ICG Longbow looks forward to covered dividend

ICG Longbow looks forward to covered dividend – ICG Longbow Senior Secured UK Property Debt’s NAV fell slightly to 98.2p over the year ended 31 January 2020. The shares were trading at a modest premium to that at the year end, at 99p. The dividend was maintained at 6p. Earnings per share were 5.04p (up from 4.36p) and so the company had to dip into capital reserves to pay the whole dividend. The statement says that, “with all legacy lower-yielding loans having now run off and the portfolio consisting exclusively of higher returning and accretive investments, the dividend is now fully covered on a pro forma basis and, subject to the impacts of Covid-19, the board anticipates the dividend will remain fully covered from profits in the near term, with the additional prospect of some medium-term NAV growth in line with the company’s investment objectives.”

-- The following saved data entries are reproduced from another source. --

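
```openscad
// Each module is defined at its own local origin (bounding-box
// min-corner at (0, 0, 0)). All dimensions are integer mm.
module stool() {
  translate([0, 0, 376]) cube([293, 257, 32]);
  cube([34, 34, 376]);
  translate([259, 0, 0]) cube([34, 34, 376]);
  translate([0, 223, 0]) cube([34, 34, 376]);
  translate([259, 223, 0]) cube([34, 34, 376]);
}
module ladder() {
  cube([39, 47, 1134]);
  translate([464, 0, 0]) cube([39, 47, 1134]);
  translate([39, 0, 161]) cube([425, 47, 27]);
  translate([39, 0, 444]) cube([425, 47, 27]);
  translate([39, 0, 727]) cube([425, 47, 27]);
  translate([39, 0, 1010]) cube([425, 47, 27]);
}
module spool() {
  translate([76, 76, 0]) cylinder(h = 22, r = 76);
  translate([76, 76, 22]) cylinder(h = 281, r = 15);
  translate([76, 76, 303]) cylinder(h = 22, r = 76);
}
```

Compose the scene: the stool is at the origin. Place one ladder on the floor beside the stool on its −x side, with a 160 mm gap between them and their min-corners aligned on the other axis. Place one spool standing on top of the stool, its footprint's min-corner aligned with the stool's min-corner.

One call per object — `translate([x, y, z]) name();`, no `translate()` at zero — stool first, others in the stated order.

stool();
translate([-663, 0, 0]) ladder();
translate([0, 0, 408]) spool();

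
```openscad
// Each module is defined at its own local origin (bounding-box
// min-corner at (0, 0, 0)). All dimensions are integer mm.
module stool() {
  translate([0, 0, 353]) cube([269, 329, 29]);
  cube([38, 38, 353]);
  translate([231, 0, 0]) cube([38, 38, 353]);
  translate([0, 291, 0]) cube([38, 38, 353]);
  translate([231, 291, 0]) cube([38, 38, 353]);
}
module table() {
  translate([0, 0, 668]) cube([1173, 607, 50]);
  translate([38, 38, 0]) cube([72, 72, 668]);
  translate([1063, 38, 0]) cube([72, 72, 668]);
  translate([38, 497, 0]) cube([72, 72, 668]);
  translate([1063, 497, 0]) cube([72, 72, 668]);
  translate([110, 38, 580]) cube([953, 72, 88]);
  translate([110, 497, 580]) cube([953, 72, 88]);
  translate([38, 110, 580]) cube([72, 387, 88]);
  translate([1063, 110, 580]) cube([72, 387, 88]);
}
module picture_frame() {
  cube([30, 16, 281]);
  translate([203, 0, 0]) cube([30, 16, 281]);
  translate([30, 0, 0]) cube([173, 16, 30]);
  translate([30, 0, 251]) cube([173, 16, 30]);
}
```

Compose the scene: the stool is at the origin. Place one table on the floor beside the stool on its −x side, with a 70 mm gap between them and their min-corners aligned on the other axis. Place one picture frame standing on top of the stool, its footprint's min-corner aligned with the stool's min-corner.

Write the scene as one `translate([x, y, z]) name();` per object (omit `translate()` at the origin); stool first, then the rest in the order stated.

stool();
translate([-1243, 0, 0]) table();
translate([0, 0, 382]) picture_frame();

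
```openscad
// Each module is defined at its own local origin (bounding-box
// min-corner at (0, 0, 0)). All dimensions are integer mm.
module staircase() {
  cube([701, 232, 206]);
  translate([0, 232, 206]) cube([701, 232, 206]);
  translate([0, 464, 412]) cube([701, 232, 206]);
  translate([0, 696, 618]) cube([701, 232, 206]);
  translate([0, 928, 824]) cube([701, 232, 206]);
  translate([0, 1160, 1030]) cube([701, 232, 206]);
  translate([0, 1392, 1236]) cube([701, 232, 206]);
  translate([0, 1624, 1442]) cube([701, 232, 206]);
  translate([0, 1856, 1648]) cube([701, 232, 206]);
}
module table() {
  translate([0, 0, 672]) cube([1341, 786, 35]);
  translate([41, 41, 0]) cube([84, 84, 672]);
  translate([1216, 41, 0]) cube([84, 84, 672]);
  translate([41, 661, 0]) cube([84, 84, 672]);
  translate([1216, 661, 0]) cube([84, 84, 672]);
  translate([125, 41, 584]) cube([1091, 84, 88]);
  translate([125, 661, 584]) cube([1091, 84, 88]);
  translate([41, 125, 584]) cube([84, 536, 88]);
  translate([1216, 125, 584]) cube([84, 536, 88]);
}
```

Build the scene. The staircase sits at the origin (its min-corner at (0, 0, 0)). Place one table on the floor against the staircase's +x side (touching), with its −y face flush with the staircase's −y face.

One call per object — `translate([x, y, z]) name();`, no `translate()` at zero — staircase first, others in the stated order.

staircase();
translate([701, 0, 0]) table();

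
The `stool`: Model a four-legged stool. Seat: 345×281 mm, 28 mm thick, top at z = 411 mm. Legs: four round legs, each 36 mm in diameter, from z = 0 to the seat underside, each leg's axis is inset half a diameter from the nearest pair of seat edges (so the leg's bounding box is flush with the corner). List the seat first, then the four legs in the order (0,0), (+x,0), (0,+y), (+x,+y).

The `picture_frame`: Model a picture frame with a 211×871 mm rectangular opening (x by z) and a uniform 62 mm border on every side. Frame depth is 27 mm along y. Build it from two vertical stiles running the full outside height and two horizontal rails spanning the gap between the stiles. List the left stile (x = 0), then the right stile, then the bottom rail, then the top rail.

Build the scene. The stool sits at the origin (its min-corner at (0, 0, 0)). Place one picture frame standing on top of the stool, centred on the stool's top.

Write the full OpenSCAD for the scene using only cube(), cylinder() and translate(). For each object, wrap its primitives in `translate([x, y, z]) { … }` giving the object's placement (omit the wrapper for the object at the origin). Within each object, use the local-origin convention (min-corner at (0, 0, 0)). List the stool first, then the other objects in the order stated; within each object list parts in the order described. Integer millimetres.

translate([0, 0, 383]) cube([345, 281, 28]);
translate([18, 18, 0]) cylinder(h = 383, r = 18);
translate([327, 18, 0]) cylinder(h = 383, r = 18);
translate([18, 263, 0]) cylinder(h = 383, r = 18);
translate([327, 263, 0]) cylinder(h = 383, r = 18);
translate([5, 127, 411]) {
  cube([62, 27, 995]);
  translate([273, 0, 0]) cube([62, 27, 995]);
  translate([62, 0, 0]) cube([211, 27, 62]);
  translate([62, 0, 933]) cube([211, 27, 62]);
}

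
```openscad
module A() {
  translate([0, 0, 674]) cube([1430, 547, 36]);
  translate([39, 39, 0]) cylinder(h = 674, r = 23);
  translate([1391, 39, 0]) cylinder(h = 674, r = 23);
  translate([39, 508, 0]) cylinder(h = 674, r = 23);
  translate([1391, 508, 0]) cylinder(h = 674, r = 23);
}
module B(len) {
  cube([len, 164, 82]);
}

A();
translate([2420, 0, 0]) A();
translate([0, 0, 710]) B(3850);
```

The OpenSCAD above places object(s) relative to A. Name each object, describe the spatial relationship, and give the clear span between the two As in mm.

A is a table. B is a beam. A beam spans the tops of two tables. The clear span between the two tables is 990 mm.

Second table starts at x = 2420; first ends at x = 1430; clear span = 2420 − 1430 = 990 mm.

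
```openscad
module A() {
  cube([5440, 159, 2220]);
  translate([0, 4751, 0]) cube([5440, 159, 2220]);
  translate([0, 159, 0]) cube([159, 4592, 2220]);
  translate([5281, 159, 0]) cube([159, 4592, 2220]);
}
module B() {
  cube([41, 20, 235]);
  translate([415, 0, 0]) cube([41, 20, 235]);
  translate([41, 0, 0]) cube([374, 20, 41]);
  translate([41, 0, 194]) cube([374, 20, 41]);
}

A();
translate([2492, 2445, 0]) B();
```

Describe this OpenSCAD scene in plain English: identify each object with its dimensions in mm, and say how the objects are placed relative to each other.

A is the wall frame of a small rectangular building: four walls, each 2220 mm tall and 159 mm thick, enclosing a footprint 5440 mm (x) by 4910 mm (y) outside-to-outside, with no floor or roof. The front and back walls (the −y and +y sides) span the full width; the two side walls fit between them.

B is a rectangular picture frame lying in the x–z plane (depth along y). The opening is 374 mm wide (x) by 153 mm tall (z), surrounded by a border 41 mm wide on all four sides. The frame is 20 mm deep and is made of two full-height vertical stiles with two horizontal rails fitted between them.

The picture frame sits inside the house frame, centred.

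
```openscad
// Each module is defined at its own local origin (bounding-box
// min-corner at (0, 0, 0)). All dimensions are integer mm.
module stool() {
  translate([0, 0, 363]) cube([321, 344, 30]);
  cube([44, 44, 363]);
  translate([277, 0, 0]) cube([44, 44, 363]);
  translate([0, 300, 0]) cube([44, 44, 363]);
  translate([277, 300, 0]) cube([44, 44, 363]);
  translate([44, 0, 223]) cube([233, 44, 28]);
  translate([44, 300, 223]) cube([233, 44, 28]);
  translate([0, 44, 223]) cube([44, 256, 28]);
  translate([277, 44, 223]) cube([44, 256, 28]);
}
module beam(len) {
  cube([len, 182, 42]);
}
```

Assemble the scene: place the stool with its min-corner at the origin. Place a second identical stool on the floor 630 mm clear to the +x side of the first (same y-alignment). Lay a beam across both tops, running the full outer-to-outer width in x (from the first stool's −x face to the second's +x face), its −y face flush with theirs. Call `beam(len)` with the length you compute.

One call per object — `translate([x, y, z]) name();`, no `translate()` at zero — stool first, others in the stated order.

stool();
translate([951, 0, 0]) stool();
translate([0, 0, 393]) beam(1272);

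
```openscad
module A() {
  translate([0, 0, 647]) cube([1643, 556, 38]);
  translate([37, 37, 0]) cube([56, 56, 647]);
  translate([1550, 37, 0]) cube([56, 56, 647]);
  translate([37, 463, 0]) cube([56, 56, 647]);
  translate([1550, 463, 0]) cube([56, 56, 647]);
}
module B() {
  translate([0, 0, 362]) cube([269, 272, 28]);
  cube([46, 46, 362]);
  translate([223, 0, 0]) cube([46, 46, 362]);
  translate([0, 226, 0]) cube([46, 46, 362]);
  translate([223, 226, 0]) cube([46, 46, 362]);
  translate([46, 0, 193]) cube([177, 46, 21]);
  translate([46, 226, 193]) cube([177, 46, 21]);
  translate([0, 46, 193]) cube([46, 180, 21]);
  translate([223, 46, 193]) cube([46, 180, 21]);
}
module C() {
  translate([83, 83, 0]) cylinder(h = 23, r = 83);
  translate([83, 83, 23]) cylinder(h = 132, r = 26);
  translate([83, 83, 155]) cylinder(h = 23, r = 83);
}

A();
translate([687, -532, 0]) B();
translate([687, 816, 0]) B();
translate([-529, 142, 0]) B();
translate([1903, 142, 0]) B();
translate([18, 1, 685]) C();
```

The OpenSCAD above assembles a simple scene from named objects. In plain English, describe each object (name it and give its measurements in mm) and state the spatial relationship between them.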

There were 10 loans in the portfolio at the year end. Four of these were new transactions and these (totalling £58m of commitments) had a weighted average annual return of 9.4%. The company was geared with £5.2m of debt at the year end – cash drag (idle cash earning no return) has been a problem in the past. One new loan has been completed since the year end – an overall funding commitment of £7.8m, secured by an industrial property in the North West. Against that, a loan in the portfolio – the Meadow loan – was repaid. Bringing in £21.5m but also earning exit and prepayment fees of £0.7m.

Current trading

The majority of the Group’s investments are secured by properties or portfolios backed by highly diversified cashflows from commercial and residential tenants. Across these investments, and despite the unprecedented market conditions, the Group’s borrowers as of 4 May 2020 report that rent collection for these properties has generally been robust and, as a result, interest payments have been made in full or (in one case where payment is not yet due) sufficient rents have been collected to make the interest payment.

Three of the investments are secured by operational assets or are in sectors which have been adversely affected by the ongoing UK lockdown. These investments account for approximately 45% of quarterly interest payments in aggregate. In these cases, the Group as a responsible lender has chosen to defer or capitalise the interest payments due in order to assist the underlying borrowers with working capital management during the lockdown period. The amounts do not materially affect portfolio LTV or expected returns. The Investment Adviser has conducted additional robust Covid-19 stress testing and has line of sight to resolution of these arrears in each case. The Group has a satisfactory equity cushion on all of its investments and does not expect any shortfall in either total interest receipts during the term of each loan or to any capital repayments by loan maturity.

As of 6 May 2020 the Group has cash of approximately £15 million and undrawn credit facilities of £25 million, giving total available liquidity of approximately £40 million. The Investment Adviser has seen a noticeable increase in pipeline enquiries over the past three weeks, and on a cautious basis is continuing to explore attractive new lending opportunities in line with the Group’s investment parameters.”